A while back in high school, a talented acquaintance of mine started promoting their music before it was good. They did the whole nine yards—bought fake social media followers, created their own fan pages, bought ads, a photoshoot, etc. They would not stop talking about their upcoming success in the music industry. Almost a decade later, they are working odd jobs, hoping to “blow up”.
The lesson I took from that (back then) was “do not promote until you have the finished product. Do not talk about what you do until it’s good enough, just put your head down and get better.” I spent almost a decade making unfinished project after unfinished project, unwilling to release or promote them because they weren’t “good enough yet”. I way overcompensated.
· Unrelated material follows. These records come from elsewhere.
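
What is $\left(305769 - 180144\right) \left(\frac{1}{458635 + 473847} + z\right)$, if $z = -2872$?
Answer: $- \frac{336434843064375}{932482} \approx -3.608 \cdot 10^{8}$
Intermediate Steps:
$\left(305769 - 180144\right) \left(\frac{1}{458635 + 473847} + z\right) = \left(305769 - 180144\right) \left(\frac{1}{458635 + 473847} - 2872\right) = 125625 \left(\frac{1}{932482} - 2872\right) = 125625 \left(- \frac{2678088303}{932482}\right) = - \frac{336434843064375}{932482}$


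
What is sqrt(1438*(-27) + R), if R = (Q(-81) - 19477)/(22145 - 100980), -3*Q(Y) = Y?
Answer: 2*I*sqrt(2413003958771)/15767 ≈ 197.04*I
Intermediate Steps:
Q(Y) = -Y/3
R = 3890/15767 (R = (-1/3*(-81) - 19477)/(22145 - 100980) = (27 - 19477)/(-78835) = -19450*(-1/78835) = 3890/15767 ≈ 0.24672)
sqrt(1438*(-27) + R) = sqrt(1438*(-27) + 3890/15767) = sqrt(-38826 + 3890/15767) = sqrt(-612165652/15767) = 2*I*sqrt(2413003958771)/15767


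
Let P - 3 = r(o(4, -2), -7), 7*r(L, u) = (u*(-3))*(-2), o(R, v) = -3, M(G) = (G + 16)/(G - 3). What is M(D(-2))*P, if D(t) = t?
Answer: 42/5 ≈ 8.4000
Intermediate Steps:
M(G) = (16 + G)/(-3 + G)
r(L, u) = 6*u/7 (r(L, u) = ((u*(-3))*(-2))/7 = (-3*u*(-2))/7 = (6*u)/7 = 6*u/7)
P = -3 (P = 3 + (6/7)*(-7) = 3 - 6 = -3)
M(D(-2))*P = ((16 - 2)/(-3 - 2))*(-3) = (14/(-5))*(-3) = -1/5*14*(-3) = -14/5*(-3) = 42/5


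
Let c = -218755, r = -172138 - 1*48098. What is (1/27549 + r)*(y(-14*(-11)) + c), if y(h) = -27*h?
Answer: 1352475935053019/27549 ≈ 4.9093e+10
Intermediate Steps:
r = -220236 (r = -172138 - 48098 = -220236)
(1/27549 + r)*(y(-14*(-11)) + c) = (1/27549 - 220236)*(-(-378)*(-11) - 218755) = (1/27549 - 220236)*(-27*154 - 218755) = -6067281563*(-4158 - 218755)/27549 = -6067281563/27549*(-222913) = 1352475935053019/27549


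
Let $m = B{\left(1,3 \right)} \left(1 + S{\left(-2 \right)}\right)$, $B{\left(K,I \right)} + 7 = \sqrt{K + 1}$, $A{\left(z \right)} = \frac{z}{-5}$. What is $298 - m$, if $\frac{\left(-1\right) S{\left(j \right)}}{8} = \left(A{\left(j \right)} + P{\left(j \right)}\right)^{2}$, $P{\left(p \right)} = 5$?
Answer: $- \frac{33199}{25} + \frac{5807 \sqrt{2}}{25} \approx -999.47$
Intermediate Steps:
$A{\left(z \right)} = - \frac{z}{5}$ ($A{\left(z \right)} = z \left(- \frac{1}{5}\right) = - \frac{z}{5}$)
$S{\left(j \right)} = - 8 \left(5 - \frac{j}{5}\right)^{2}$ ($S{\left(j \right)} = - 8 \left(- \frac{j}{5} + 5\right)^{2} = - 8 \left(5 - \frac{j}{5}\right)^{2}$)
$B{\left(K,I \right)} = -7 + \sqrt{1 + K}$ ($B{\left(K,I \right)} = -7 + \sqrt{K + 1} = -7 + \sqrt{1 + K}$)
$m = \frac{40649}{25} - \frac{5807 \sqrt{2}}{25}$ ($m = \left(-7 + \sqrt{1 + 1}\right) \left(1 - \frac{8 \left(-25 - 2\right)^{2}}{25}\right) = \left(-7 + \sqrt{2}\right) \left(1 - \frac{8 \left(-27\right)^{2}}{25}\right) = \left(-7 + \sqrt{2}\right) \left(1 - \frac{5832}{25}\right) = \left(-7 + \sqrt{2}\right) \left(- \frac{5807}{25}\right) = \frac{40649}{25} - \frac{5807 \sqrt{2}}{25} \approx 1297.5$)
$298 - m = 298 - \left(\frac{40649}{25} - \frac{5807 \sqrt{2}}{25}\right) = - \frac{33199}{25} + \frac{5807 \sqrt{2}}{25}$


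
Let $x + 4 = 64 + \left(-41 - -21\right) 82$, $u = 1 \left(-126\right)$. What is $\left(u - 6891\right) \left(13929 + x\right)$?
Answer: $-86652933$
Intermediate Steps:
$u = -126$
$x = -1580$ ($x = -4 + \left(64 + \left(-41 - -21\right) 82\right) = -4 + \left(64 + \left(-41 + 21\right) 82\right) = -4 + \left(64 - 1640\right) = -4 - 1576 = -1580$)
$\left(u - 6891\right) \left(13929 + x\right) = \left(-126 - 6891\right) \left(13929 - 1580\right) = \left(-7017\right) 12349 = -86652933$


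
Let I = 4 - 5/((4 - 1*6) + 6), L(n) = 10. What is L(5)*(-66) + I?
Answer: -2629/4 ≈ -657.25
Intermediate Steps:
I = 11/4 (I = 4 - 5/((4 - 6) + 6) = 4 - 5/(-2 + 6) = 4 - 5/4 = 11/4 ≈ 2.7500)
L(5)*(-66) + I = 10*(-66) + 11/4 = -660 + 11/4 = -2629/4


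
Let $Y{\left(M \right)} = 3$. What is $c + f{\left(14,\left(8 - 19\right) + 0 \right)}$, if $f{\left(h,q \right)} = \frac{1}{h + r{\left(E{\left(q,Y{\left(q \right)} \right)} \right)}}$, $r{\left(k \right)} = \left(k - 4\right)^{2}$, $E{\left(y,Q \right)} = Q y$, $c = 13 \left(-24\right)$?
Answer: $- \frac{431495}{1383} \approx -312.0$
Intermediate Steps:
$c = -312$
$r{\left(k \right)} = \left(-4 + k\right)^{2}$
$f{\left(h,q \right)} = \frac{1}{h + \left(-4 + 3 q\right)^{2}}$
$c + f{\left(14,\left(8 - 19\right) + 0 \right)} = -312 + \frac{1}{14 + \left(-4 + 3 \left(\left(8 - 19\right) + 0\right)\right)^{2}} = -312 + \frac{1}{14 + \left(-4 + 3 \left(-11 + 0\right)\right)^{2}} = -312 + \frac{1}{14 + \left(-4 + 3 \left(-11\right)\right)^{2}} = -312 + \frac{1}{14 + \left(-4 - 33\right)^{2}} = -312 + \frac{1}{14 + \left(-37\right)^{2}} = -312 + \frac{1}{14 + 1369} = -312 + \frac{1}{1383} = - \frac{431495}{1383}$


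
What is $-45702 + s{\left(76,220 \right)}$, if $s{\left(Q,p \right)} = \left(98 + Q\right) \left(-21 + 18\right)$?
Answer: $-46224$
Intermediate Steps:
$s{\left(Q,p \right)} = -294 - 3 Q$ ($s{\left(Q,p \right)} = \left(98 + Q\right) \left(-3\right) = -294 - 3 Q$)
$-45702 + s{\left(76,220 \right)} = -45702 - 522 = -46224$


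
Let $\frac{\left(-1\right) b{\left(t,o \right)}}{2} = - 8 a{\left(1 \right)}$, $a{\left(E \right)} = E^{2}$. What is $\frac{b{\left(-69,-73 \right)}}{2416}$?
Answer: $\frac{1}{151} \approx 0.0066225$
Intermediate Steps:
$b{\left(t,o \right)} = 16$ ($b{\left(t,o \right)} = - 2 \left(- 8 \cdot 1^{2}\right) = - 2 \left(\left(-8\right) 1\right) = \left(-2\right) \left(-8\right) = 16$)
$\frac{b{\left(-69,-73 \right)}}{2416} = \frac{16}{2416} = 16 \cdot \frac{1}{2416} = \frac{1}{151}$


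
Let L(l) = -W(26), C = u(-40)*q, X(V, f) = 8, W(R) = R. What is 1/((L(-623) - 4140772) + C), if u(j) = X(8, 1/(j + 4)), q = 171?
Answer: -1/4139430 ≈ -2.4158e-7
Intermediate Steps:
u(j) = 8
C = 1368 (C = 8*171 = 1368)
L(l) = -26 (L(l) = -1*26 = -26)
1/((L(-623) - 4140772) + C) = 1/((-26 - 4140772) + 1368) = 1/(-4140798 + 1368) = 1/(-4139430) = -1/4139430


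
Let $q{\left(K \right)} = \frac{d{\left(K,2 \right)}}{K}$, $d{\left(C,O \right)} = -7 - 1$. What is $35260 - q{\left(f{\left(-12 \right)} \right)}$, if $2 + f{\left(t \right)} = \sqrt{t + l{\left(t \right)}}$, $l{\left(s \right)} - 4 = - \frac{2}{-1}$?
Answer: $\frac{176292}{5} - \frac{4 i \sqrt{6}}{5} \approx 35258.0 - 1.9596 i$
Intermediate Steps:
$l{\left(s \right)} = 6$ ($l{\left(s \right)} = 4 - \frac{2}{-1} = 4 - -2 = 4 + 2 = 6$)
$f{\left(t \right)} = -2 + \sqrt{6 + t}$ ($f{\left(t \right)} = -2 + \sqrt{t + 6} = -2 + \sqrt{6 + t}$)
$d{\left(C,O \right)} = -8$ ($d{\left(C,O \right)} = -7 - 1 = -8$)
$q{\left(K \right)} = - \frac{8}{K}$
$35260 - q{\left(f{\left(-12 \right)} \right)} = 35260 - - \frac{8}{-2 + \sqrt{6 - 12}} = 35260 - - \frac{8}{-2 + \sqrt{-6}} = 35260 - - \frac{8}{-2 + i \sqrt{6}} = 35260 + \frac{8}{-2 + i \sqrt{6}}$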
In this case, the cure was worse than the disease (even though I greatly improved) because putting out bad music wouldn’t mean that I’d be known as a person who puts out bad music—I’d be known as “a person who puts out music”, which is a valuable thing. I’d be much more prone to positive black swan events from having my name out there. Plus, it’s not like I would stop improving—I could’ve easily had the best of both worlds.
I’m now aiming at the synthesis of those two views—being humble and diligent about improving while being okay with putting out imperfect things. 80% of 1000 > 100% of 0.